Lui non desiste, e riprende a parlare con fare affrettato «Non devi avercela con me. L’ho fatto per noi»

«Questa è una brutta storia. Non voglio ascoltare brutte storie.» Ancora termini neri ad oscurare l’atmosfera glabra. La piccola s’aggrappa alla camicia del padre, tira il colletto come per arrampicarvisi sopra. Cerca di arrivargli all’altezza degli occhi, avvicinarsi così che possa scrutare la sua anima falsa, senza che gli anni separino il suo giudizio dalla sua maschera infame.

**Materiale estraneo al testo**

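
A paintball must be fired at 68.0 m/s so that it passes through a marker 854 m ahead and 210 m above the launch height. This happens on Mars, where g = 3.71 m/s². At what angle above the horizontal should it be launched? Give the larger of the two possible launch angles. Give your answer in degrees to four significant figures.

Trajectory: y = x tanθ − g x² (1 + tan²θ)/(2v₀²). With x = 854, y = 210, v₀ = 68.0, g = 3.71:
292.6 tan²θ − 854 tanθ + (502.6) = 0.
tanθ = [854 ± √(854² − 4 × 292.6 × (502.6))] / (2 × 292.6) = (854 ± 375.7) / 585.2, giving tanθ = 0.8174 or 2.101.
θ = 39.26° or 64.55°; the larger is 64.55°.

64.55°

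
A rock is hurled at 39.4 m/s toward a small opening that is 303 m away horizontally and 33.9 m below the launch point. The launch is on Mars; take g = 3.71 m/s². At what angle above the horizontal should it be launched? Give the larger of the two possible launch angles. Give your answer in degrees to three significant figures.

Trajectory: y = x tanθ − g x² (1 + tan²θ)/(2v₀²). With x = 303, y = −33.9, v₀ = 39.4, g = 3.71:
109.7 tan²θ − 303 tanθ + (75.81) = 0.
tanθ = [303 ± √(303² − 4 × 109.7 × (75.81))] / (2 × 109.7) = (303 ± 242.0) / 219.4, giving tanθ = 0.2782 or 2.484.
θ = 15.55° or 68.07°; the larger is 68.07°.

68.1°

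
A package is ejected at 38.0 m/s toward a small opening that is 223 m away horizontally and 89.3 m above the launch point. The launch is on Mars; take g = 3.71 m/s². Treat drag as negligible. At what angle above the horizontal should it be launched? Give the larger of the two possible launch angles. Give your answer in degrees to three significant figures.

68.6°

Trajectory: y = x tanθ − g x² (1 + tan²θ)/(2v₀²). With x = 223, y = 89.3, v₀ = 38.0, g = 3.71:
63.88 tan²θ − 223 tanθ + (153.2) = 0.
tanθ = [223 ± √(223² − 4 × 63.88 × (153.2))] / (2 × 63.88) = (223 ± 102.9) / 127.8, giving tanθ = 0.9401 or 2.551.
θ = 43.23° or 68.59°; the larger is 68.59°.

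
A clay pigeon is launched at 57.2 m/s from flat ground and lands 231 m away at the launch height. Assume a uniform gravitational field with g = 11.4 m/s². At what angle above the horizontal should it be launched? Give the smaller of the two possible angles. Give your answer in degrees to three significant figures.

26.8°

R = v₀² sin 2θ / g gives sin 2θ = gR/v₀² = 11.4·231/57.2² = 0.8049.
2θ = 53.60° or 180° − 53.60° = 126.4°, so θ = 26.80° or 63.20°.
The smaller angle is 26.80°.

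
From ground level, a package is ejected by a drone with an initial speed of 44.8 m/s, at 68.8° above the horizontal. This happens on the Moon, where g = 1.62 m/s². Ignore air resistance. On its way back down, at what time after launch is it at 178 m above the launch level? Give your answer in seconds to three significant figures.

46.9 s

Horizontal component vₓ = 44.80 cos 68.8° = 16.20 m/s; vertical v_y0 = 44.80 sin 68.8° = 41.77 m/s.
Height y(t) = 41.77 t − 0.8100 t² = 178 gives 0.8100 t² − 41.77 t + 178 = 0.
Quadratic formula: t = (41.77 ± √1167.9) / 1.62 = (41.77 ± 34.17) / 1.62 → t = 4.688 s or 46.88 s.
The descending-branch root is 46.88 s.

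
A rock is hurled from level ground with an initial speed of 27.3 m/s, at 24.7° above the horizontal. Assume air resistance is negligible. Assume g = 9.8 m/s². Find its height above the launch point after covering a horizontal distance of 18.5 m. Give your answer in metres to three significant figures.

5.78 m

Resolve: vₓ = 27.30 cos 24.7° = 24.80 m/s and v_y0 = 27.30 sin 24.7° = 11.41 m/s.
Time to reach x = 18.5 m: t = x/vₓ = 18.5/24.80 = 0.7459 s.
Height: y = v_y0 t − ½ g t² = 11.41 × 0.7459 − 4.900 × 0.7459² = 8.509 − 2.726 = 5.783 m.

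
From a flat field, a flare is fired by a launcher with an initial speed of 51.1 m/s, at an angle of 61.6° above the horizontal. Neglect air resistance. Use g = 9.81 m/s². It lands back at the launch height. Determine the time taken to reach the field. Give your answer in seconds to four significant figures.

9.164 s

vₓ = 51.10 cos 61.6° = 24.30 m/s; v_y0 = 51.10 sin 61.6° = 44.95 m/s.
Landing at launch height ⇒ T = 2 v_y0 / g = 2 × 44.95 / 9.81 = 9.164 s.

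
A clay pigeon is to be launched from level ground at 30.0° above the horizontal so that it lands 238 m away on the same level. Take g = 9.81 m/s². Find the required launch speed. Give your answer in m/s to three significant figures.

51.9 m/s

Level-ground range: R = v₀² sin(2θ)/g, so v₀ = √(gR / sin 2θ).
v₀ = √(9.81 × 238 / sin 60.00°) = √(2335 / 0.8660) = √2696.0 = 51.92 m/s.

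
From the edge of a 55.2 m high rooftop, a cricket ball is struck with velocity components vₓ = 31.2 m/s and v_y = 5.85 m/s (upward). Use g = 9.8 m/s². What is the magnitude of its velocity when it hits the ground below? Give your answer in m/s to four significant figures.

With up positive and y = 0 at the ground: y(t) = 55.2 + (5.850) t − 4.900 t². Setting y = 0 and taking the positive root: t = [5.850 + √(5.850² + 2·9.80·55.2)] / 9.80 = (5.850 + 33.41) / 9.80 = 4.006 s.
Vertical velocity at impact: v_y = v_y0 − g t = 5.850 − 9.80 × 4.006 = −33.41 m/s.
Speed: |v| = √(vₓ² + v_y²) = √(31.20² + 33.41²) = 45.71 m/s.

45.71 m/s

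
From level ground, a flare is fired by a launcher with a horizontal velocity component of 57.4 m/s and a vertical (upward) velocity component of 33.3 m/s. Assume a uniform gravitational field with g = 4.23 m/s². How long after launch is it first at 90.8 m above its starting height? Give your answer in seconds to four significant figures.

Height y(t) = 33.30 t − 2.115 t² = 90.8 gives 2.115 t² − 33.30 t + 90.8 = 0.
t = [33.30 ± √(33.30² − 2·4.23·90.8)] / 4.23 = (33.30 ± 18.46) / 4.23, so t = 3.509 s or t = 12.24 s.
The first (ascending) time is 3.509 s.

3.509 s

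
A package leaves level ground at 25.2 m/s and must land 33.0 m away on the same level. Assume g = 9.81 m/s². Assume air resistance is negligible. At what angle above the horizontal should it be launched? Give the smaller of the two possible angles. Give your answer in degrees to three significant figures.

15.3°

Level-ground range R = v₀² sin(2θ)/g ⇒ sin(2θ) = gR/v₀² = 9.81 × 33.0 / 25.2² = 0.5098.
2θ = 30.65° or 180° − 30.65° = 149.4°, so θ = 15.32° or 74.68°.
The smaller angle is 15.32°.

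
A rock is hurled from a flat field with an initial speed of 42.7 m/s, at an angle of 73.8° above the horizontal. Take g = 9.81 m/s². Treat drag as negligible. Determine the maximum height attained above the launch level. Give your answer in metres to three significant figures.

85.7 m

Resolve: vₓ = 42.70 cos 73.8° = 11.91 m/s and v_y0 = 42.70 sin 73.8° = 41.00 m/s.
Maximum height: H = v_y0² / (2g) = 41.00² / (2 × 9.81) = 85.70 m.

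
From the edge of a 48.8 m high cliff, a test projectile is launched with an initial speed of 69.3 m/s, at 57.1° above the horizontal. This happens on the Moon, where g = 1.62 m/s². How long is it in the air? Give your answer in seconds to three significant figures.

Components: vₓ = 69.30 cos 57.1° = 37.64 m/s, v_y0 = 69.30 sin 57.1° = 58.19 m/s.
The projectile lands when y = 48.8 + (58.19) t − ½·1.62·t² = 0. Positive root: t = (58.19 + √(58.19² + 2·1.62·48.8)) / 1.62 = (58.19 + 59.53) / 1.62 = 72.66 s.

72.7 s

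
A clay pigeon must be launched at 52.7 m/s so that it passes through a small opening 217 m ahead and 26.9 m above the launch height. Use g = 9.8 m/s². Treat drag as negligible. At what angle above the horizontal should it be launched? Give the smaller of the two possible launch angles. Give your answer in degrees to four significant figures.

34.53°

Trajectory: y = x tanθ − g x² (1 + tan²θ)/(2v₀²). With x = 217, y = 26.9, v₀ = 52.7, g = 9.80:
83.08 tan²θ − 217 tanθ + (110.0) = 0.
tanθ = [217 ± √(217² − 4 × 83.08 × (110.0))] / (2 × 83.08) = (217 ± 102.7) / 166.2, giving tanθ = 0.6881 or 1.924.
θ = 34.53° or 62.54°; the smaller is 34.53°.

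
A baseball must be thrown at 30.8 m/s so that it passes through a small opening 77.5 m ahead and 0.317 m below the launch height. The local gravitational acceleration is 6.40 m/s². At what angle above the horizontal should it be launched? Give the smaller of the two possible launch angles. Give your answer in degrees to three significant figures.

15.5°

Trajectory: y = x tanθ − g x² (1 + tan²θ)/(2v₀²). With x = 77.5, y = −0.317, v₀ = 30.8, g = 6.40:
20.26 tan²θ − 77.5 tanθ + (19.94) = 0.
tanθ = [77.5 ± √(77.5² − 4 × 20.26 × (19.94))] / (2 × 20.26) = (77.5 ± 66.26) / 40.52, giving tanθ = 0.2775 or 3.548.
θ = 15.51° or 74.26°; the smaller is 15.51°.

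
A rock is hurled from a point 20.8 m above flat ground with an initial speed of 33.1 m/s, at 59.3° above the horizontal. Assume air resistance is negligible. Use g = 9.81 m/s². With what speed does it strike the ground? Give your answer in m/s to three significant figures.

Horizontal component vₓ = 33.10 cos 59.3° = 16.90 m/s; vertical v_y0 = 33.10 sin 59.3° = 28.46 m/s.
The projectile lands when y = 20.8 + (28.46) t − ½·9.81·t² = 0. Positive root: t = (28.46 + √(28.46² + 2·9.81·20.8)) / 9.81 = (28.46 + 34.90) / 9.81 = 6.459 s.
Vertical velocity at impact: v_y = v_y0 − g t = 28.46 − 9.81 × 6.459 = −34.90 m/s.
Speed: |v| = √(vₓ² + v_y²) = √(16.90² + 34.90²) = 38.78 m/s.

38.8 m/s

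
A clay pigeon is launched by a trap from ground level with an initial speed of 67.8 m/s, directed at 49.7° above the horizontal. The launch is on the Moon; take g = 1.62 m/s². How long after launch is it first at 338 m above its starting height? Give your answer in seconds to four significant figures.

7.393 s

Horizontal component vₓ = 67.80 cos 49.7° = 43.85 m/s; vertical v_y0 = 67.80 sin 49.7° = 51.71 m/s.
Set y = v_y0 t − ½ g t² = 338: 0.8100 t² − 51.71 t + 338 = 0.
t = [51.71 ± √(51.71² − 2·1.62·338)] / 1.62 = (51.71 ± 39.73) / 1.62, so t = 7.393 s or t = 56.45 s.
The first (ascending) time is 7.393 s.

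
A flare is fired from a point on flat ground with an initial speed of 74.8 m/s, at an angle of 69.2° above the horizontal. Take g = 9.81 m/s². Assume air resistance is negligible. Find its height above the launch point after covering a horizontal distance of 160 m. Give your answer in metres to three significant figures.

vₓ = 74.80 cos 69.2° = 26.56 m/s; v_y0 = 74.80 sin 69.2° = 69.92 m/s.
Time to reach x = 160 m: t = x/vₓ = 160/26.56 = 6.024 s.
Height: y = v_y0 t − ½ g t² = 69.92 × 6.024 − 4.905 × 6.024² = 421.2 − 178.0 = 243.2 m.

243 m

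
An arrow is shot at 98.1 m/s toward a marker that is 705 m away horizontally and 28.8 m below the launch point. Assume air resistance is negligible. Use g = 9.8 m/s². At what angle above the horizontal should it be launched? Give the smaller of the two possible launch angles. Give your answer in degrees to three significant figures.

20.1°

Trajectory: y = x tanθ − g x² (1 + tan²θ)/(2v₀²). With x = 705, y = −28.8, v₀ = 98.1, g = 9.80:
253.1 tan²θ − 705 tanθ + (224.3) = 0.
tanθ = [705 ± √(705² − 4 × 253.1 × (224.3))] / (2 × 253.1) = (705 ± 519.6) / 506.1, giving tanθ = 0.3663 or 2.420.
θ = 20.12° or 67.54°; the smaller is 20.12°.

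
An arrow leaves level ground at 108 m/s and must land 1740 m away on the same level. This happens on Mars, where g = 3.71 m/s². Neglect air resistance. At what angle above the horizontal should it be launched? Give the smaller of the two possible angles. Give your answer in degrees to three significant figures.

16.8°

Level-ground range R = v₀² sin(2θ)/g ⇒ sin(2θ) = gR/v₀² = 3.71 × 1740 / 108² = 0.5534.
2θ = 33.60° or 180° − 33.60° = 146.4°, so θ = 16.80° or 73.20°.
The smaller angle is 16.80°.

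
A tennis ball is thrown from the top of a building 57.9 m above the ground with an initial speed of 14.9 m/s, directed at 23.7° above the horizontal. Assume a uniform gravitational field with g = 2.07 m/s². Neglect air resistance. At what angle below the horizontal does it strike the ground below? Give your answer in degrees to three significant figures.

vₓ = 14.90 cos 23.7° = 13.64 m/s; v_y0 = 14.90 sin 23.7° = 5.989 m/s.
The projectile lands when y = 57.9 + (5.989) t − ½·2.07·t² = 0. Positive root: t = (5.989 + √(5.989² + 2·2.07·57.9)) / 2.07 = (5.989 + 16.60) / 2.07 = 10.91 s.
At impact: v_y = v_y0 − g t = −16.60 m/s; vₓ = 13.64 m/s.
Angle below horizontal: arctan(|v_y|/vₓ) = arctan(16.60/13.64) = 50.58°.

50.6°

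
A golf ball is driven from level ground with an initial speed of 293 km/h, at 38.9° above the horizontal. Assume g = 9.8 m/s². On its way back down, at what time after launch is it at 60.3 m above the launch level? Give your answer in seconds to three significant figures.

9.07 s

Convert: 293 km/h = 293/3.6 = 81.39 m/s.
Resolve: vₓ = 81.39 cos 38.9° = 63.34 m/s and v_y0 = 81.39 sin 38.9° = 51.11 m/s.
Set y = v_y0 t − ½ g t² = 60.3: 4.900 t² − 51.11 t + 60.3 = 0.
t = [51.11 ± √(51.11² − 2·9.80·60.3)] / 9.80 = (51.11 ± 37.82) / 9.80, so t = 1.356 s or t = 9.074 s.
The descending-branch root is 9.074 s.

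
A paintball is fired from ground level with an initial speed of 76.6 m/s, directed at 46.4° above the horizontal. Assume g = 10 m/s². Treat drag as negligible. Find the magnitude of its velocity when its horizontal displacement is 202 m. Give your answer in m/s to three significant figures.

55.6 m/s

Horizontal component vₓ = 76.60 cos 46.4° = 52.82 m/s; vertical v_y0 = 76.60 sin 46.4° = 55.47 m/s.
x = vₓ t ⇒ t = 202/52.82 = 3.824 s.
Vertical velocity there: v_y = v_y0 − g t = 55.47 − 10.0 × 3.824 = 17.23 m/s.
Speed: √(vₓ² + v_y²) = √(52.82² + 17.23²) = 55.56 m/s.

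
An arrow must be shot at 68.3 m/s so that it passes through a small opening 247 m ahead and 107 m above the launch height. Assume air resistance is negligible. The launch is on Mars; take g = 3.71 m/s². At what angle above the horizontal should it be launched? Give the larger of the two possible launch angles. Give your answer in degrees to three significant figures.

84.1°

Trajectory: y = x tanθ − g x² (1 + tan²θ)/(2v₀²). With x = 247, y = 107, v₀ = 68.3, g = 3.71:
24.26 tan²θ − 247 tanθ + (131.3) = 0.
tanθ = [247 ± √(247² − 4 × 24.26 × (131.3))] / (2 × 24.26) = (247 ± 219.7) / 48.52, giving tanθ = 0.5625 or 9.619.
θ = 29.36° or 84.06°; the larger is 84.06°.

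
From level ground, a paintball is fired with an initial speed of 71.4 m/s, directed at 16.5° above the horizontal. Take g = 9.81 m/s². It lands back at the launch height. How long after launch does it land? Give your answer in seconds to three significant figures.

4.13 s

Horizontal component vₓ = 71.40 cos 16.5° = 68.46 m/s; vertical v_y0 = 71.40 sin 16.5° = 20.28 m/s.
Time of flight on level ground: T = 2 v_y0 / g = 2 × 20.28 / 9.81 = 4.134 s.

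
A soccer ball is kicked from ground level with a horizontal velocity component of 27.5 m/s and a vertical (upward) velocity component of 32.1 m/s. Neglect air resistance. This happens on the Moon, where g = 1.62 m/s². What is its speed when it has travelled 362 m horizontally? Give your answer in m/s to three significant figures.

29.5 m/s

At x = 362 m, t = x/vₓ = 362/27.50 = 13.16 s.
Vertical velocity there: v_y = v_y0 − g t = 32.10 − 1.62 × 13.16 = 10.77 m/s.
Speed: √(vₓ² + v_y²) = √(27.50² + 10.77²) = 29.54 m/s.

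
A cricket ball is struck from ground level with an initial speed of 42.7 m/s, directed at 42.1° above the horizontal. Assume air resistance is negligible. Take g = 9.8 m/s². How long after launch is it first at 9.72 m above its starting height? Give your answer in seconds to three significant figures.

Resolve: vₓ = 42.70 cos 42.1° = 31.68 m/s and v_y0 = 42.70 sin 42.1° = 28.63 m/s.
Set y = v_y0 t − ½ g t² = 9.72: 4.900 t² − 28.63 t + 9.72 = 0.
Quadratic formula: t = (28.63 ± √629.01) / 9.80 = (28.63 ± 25.08) / 9.80 → t = 0.3620 s or 5.480 s.
The first (ascending) time is 0.3620 s.

0.362 s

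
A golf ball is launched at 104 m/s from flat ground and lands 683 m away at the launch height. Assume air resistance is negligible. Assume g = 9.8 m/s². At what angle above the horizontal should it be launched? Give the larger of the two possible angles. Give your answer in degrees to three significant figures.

70.9°

From R = (v₀²/g) sin 2θ: sin 2θ = 9.80 × 683 / 10816 = 0.6188.
2θ = 38.23° or 180° − 38.23° = 141.8°, so θ = 19.12° or 70.88°.
The larger angle is 70.88°.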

«Dentro ogni farfalla c’è la storia che tu vuoi ascoltare, quella che ti racconto alla sera, quella che il papà scrive di notte. Vedi, questi fogli, un giorno, saranno presi tutti in un libro. Il libro ci darà i soldi per mangiare e bere,e per farti andare a scuola. Se questi fogli non hanno una storia scritta sopra, il libro non arriva e i soldi nemmeno. E io ho bisogno della storia, per questo uso le farfalle, per averla e prendermela, per scriverla.» Ha fatto confusione, la bambina se ne accorge, ma allo stesso tempo pare di aver capito qualcosa in quel garbuglio di frasi. Ma allora ricorda i pomeriggi al campo, e l’idea si fa strada, si compone leggiadra e crudele nella sua giovane mente.

«Non possono darti le storie? Non puoi chiedergliele per favore?» Perché ucciderle così spietatamente?

«Loro non la raccontano mai. La custodiscono gelosamente. Sono orgogliose e troppo altezzose per dartele. Se tagli loro via le ali, la storia si libera e il papà può scriverla.» L’uomo aveva scoperto il segreto per caso, e tutt’ora non gli sono chiari tutti i particolari. E spiegarlo a una figlia è difficile, specie se sei solo.

«Le storie sono tutte vere, non è così? Le prendono dalla fantasia della gente, dagli altri universi, dappertutto.» Un lampo di consapevolezza si fa strada nelle iridi azzurre della piccola.

«Sì, è così.»

«Papà?»

«Sì? Dimmi tesoro.»

«Io non ucciderei mai una farfalla per una stupida storia.»